Pasta con fagiolini, pomodorini e caccioricotta
Pasta with green beans, tomatoes and cheese
In Puglia this dish is made in the summer months using young green beans and small red tomatoes. Traditionally a pungent, hard, white cheese, cacioricotta, is grated on top, but it can be replaced by pecorino. Thick long pasta is usually broken into three lengths so that, when cooked, the beans and pasta look the same size. Visually the dish is very attractive, but it will taste just as good if you substitute a shorter pasta.
500 g small short pasta, like piccole penne, or bucatini or perciatelli broken in three
300 g thin green beans, trimmed and brken to be the same length as pasta
250 g small, red, full-flavour tomatoes, cut into halves
1 small onion, finely chopped
6 fresh basil leaves
3 T extra virgin olive oil
2 T freshly-grated hard white cheese, like cacioricotta, or Pecorino
2 T extra virgin olive oil
salt and black pepper
Heat the oil and let the onion soften and begin to change colour before adding the tomatoes.
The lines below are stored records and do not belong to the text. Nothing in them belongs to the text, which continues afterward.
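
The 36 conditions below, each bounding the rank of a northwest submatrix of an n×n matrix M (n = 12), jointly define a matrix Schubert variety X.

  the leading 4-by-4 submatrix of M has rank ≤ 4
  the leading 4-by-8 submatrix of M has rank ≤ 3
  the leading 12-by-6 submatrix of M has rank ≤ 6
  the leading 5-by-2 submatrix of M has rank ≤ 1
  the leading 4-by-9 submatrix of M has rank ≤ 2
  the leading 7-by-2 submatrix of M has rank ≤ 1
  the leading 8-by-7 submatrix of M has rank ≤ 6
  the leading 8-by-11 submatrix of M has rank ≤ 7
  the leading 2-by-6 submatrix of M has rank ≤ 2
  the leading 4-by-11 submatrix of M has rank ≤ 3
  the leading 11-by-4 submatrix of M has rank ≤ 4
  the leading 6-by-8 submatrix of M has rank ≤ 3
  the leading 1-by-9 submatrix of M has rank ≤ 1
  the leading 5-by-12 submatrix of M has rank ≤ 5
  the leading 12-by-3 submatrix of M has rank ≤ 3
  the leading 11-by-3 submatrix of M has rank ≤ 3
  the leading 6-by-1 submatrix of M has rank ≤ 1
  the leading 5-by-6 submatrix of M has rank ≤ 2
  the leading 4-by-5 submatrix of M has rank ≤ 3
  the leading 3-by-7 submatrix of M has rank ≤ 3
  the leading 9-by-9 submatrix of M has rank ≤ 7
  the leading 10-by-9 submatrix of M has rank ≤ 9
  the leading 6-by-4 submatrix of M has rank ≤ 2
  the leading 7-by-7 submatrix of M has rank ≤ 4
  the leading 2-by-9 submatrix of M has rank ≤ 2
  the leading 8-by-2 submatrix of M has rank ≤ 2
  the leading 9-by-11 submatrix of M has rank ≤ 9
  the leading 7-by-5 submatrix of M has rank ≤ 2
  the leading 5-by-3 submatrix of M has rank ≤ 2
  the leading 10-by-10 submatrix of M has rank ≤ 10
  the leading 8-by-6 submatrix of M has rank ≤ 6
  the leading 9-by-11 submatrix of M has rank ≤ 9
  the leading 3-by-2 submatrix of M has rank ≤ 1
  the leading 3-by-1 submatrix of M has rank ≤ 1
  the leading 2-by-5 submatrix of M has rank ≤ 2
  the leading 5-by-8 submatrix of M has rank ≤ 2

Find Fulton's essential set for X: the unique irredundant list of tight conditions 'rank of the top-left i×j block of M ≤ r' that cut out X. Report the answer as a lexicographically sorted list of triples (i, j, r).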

After a few minutes add whole basil leaves and seasoning. Cook gently for a few minutes, but do not let the tomatoes start to break or shed their skins. Season lightly. Bring a large pan of water to the boil, add salt, then throw in the green beans and, when the water has returned to the boil, the pasta. pasta. When the pasta is cooked but still al dente, drain and turn the beans and pasta into a large, shallow serving dish. Drizzle a little olive oil over the top, stir and arrange the tomatoes and basil over the top. At table sprinkle with cheese, stir and serve at once.